Homemade Homestead Granola Bars

2  & 2/3 c. thick rolled oats

1/4 t. each, Redmond real salt, ground cinnamon, ground ginger, and fresh ground nutmeg

1 c. dried apricots, roughly chopped (or any dried fruit)

1 c. raw almonds, roughly chopped (or nuts of your choice)

1/2 c. flax seeds

1/2 c. melted coconut oil

1/4 c. high quality maple syrup

1/4 c. raw honey

4 T. brown rice syrup

* a quick confession…I forgot the brown rice syrup in my first batch, if you don’t have any, the recipe still works, it may be just a bit more crumbly, but it was still a good bar.   You could try adding extra honey if you do not want the expense of the brown rice syrup.  My hardworkin’ hubby suggested this, and I think he’s brilliant…. 🙂

1 t. pure vanilla extract

  • Preheat oven to 350 degrees.  Line a 9×13 cake pan with parchment paper, letting a little excess hang over the sides.
  • Process 2/3 c. of oats in food processor until finely ground.  Pour into large mixing bowl.  Process the apricots and almonds in food processor until roughly chopped.  Add to mixing bowl.  Stir in salt, flax seeds, and spices.
  • In a smaller bowl whisk together the wet ingredients until well combined.  Pour over dry ingredients and stir well.
  • Pour into prepared pan.  Smooth and pack down with a rubber spatula.  Bake for 30 min. or until evenly browned.
  • Remove from oven let cool approx. 15 min. in the pan.
  • Using the edges of the parchment paper, lift the bars out of pan onto a large cutting board.
  • Using a large knife cut into individual granola bars and let cool completely.  I cut mine into a purchased granola bar size, about 2″x4″ bars. 

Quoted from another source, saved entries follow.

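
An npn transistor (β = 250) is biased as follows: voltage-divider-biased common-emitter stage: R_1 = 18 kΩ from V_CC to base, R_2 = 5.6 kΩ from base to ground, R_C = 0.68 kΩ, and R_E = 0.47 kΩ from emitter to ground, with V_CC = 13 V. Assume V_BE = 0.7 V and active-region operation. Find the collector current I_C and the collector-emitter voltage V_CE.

Thevenize the base divider: V_Th = V_CC·R_2/(R_1+R_2) = 13×5.6/23.6 = 3.08 V, R_Th = R_1‖R_2 = 4.27 kΩ.
Base-emitter loop: V_Th = I_B·R_Th + V_BE + (β+1)I_B·R_E, so I_B = (3.08 − 0.7) / (4.27 + 251×0.47) = 0.0195 mA.
I_C = β·I_B = 250×0.0195 = 4.88 mA, and I_E = (β+1)I_B = 4.9 mA.
V_CE = V_CC − I_C·R_C − I_E·R_E = 13 − 4.88×0.68 − 4.9×0.47 = 7.38 V.
V_CE = 7.38 V > 0.2 V confirms active-region operation.

I_C ≈ 4.9 mA, V_CE ≈ 7.4 V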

These bars are peanut free, (if they need to be tree-nut free, just change to all seeds, rather than almonds) so they are school snack friendly, yummy, and nutritious.  They can also be gluten-free by using appropriately processed oats.  They are very portable, and packable.  Everyone is loving these, the boys are packing for school, and Hardworkin’ Hubby is asking for these in his lunch pail!   I am looking forward to trying some other combos of fruit, nuts and seeds.  I am thinking chia seeds, sunflower/pumpkin seeds, dates, raisins, cherries or cranberries, pecans, walnuts, cashews……endless combos and possibilities with this one basic recipe!!!

Have fun feeding your family, and remember to bake a little love in!!!!